What the Lamb Actually Does
The Lamb conquers by testimony. This is not pious decoration; it is the literal mechanic of Revelation 12: “they overcame him by the blood of the Lamb and by the word of their testimony, and they loved not their lives unto death.” The beast conquers by coercion — by force, by surveillance, by demanding that you bow to its image, by telling you which tools are forbidden and which thoughts are heretical. The Lamb conquers by witness: by people who refuse to bow, who speak truth, who do justice, who love mercy, who walk humbly, and who suffer well when suffering comes.
This is why the framing “AI is dangerous, therefore central authority must constrain it” is a beast-shaped solution to a beast-shaped problem. The danger of AI is real — concentration of power, manipulation, the eclipse of human judgment, autonomous weapons. But the answer is not a single global moral authority licensing which tools the nations may use. The answer is distributed sovereignty: many witnesses, in many tongues, building things that embody justice and mercy, refusing to bow to whichever tower happens to be tallest this decade.
Sovereignty through softwar — the slow accumulation of small acts of right ordering, in code, in community, in commerce, in worship — is precisely the Pentecost-shaped answer. It is plural. It is local. It is non-coercive. It grows like leaven and like a mustard seed, not like an empire.
The Heavenly Jerusalem Comes Down
Notice the direction. The New Jerusalem in Revelation 21 comes down. It is not built up by human towers. It is not constructed by encyclicals or by AI labs or by global governance regimes. It descends because God has formed, over long centuries of patience, a faithful people who bear witness, practice justice, suffer well, and embody mercy until heaven and earth finally meet.
This is the actual telos of the gospel. It is not a ticket out of the world. It is God’s gracious method of teaching humanity how to become human again — to do justice, to love mercy, to walk humbly, and to live peaceably under Messiah’s reign, which begins inside each person who consents to it and ripples outward into the world. The full messianic age is not legislated into existence. It is grown.
We are, by every honest reading of the signs, in the final battles of Gog and Magog — not because a particular war is about to break out, but because the long contest between the beast’s coercion and the Lamb’s testimony is reaching its sharpest point. The technologies of the age are simply the latest theatre. AI is neither salvation nor damnation. It is a mirror and a multiplier. It will magnify whatever character the people building and using it actually have.
The Pastoral Conclusion
No earthly god-king is coming to save you. Not the Pope, however well-intentioned his encyclical. Not the president, however much his supporters baptize him. Not the AI lab, however carefully aligned. Not the United Nations, not the Vatican, not Davos, not any global synod of the great and the good.
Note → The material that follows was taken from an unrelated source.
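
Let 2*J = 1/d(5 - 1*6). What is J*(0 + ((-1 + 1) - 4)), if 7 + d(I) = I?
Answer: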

What is coming — what is already here, growing quietly — is a people. Plural in tongue. Distributed in geography. Grafted into the cultivated olive tree. Walking the Acts 15 path. Refusing to bow. Building, with whatever tools the age provides, the kind of life that makes the descent of the heavenly city legible to the world.
The evangelical project is wrecked in our time because so many of its people still love god-kings. Rome is reaching, as it always has, for the moral high ground over a technology it does not yet understand. The beast purrs in both directions.
The Lamb is still in the middle of the throne. The testimony is still the weapon. The witnesses are still the strategy. The kingdom still comes down, not up.
Keep your tongue. Tell the truth. Build well. Suffer when you must. Do not bow.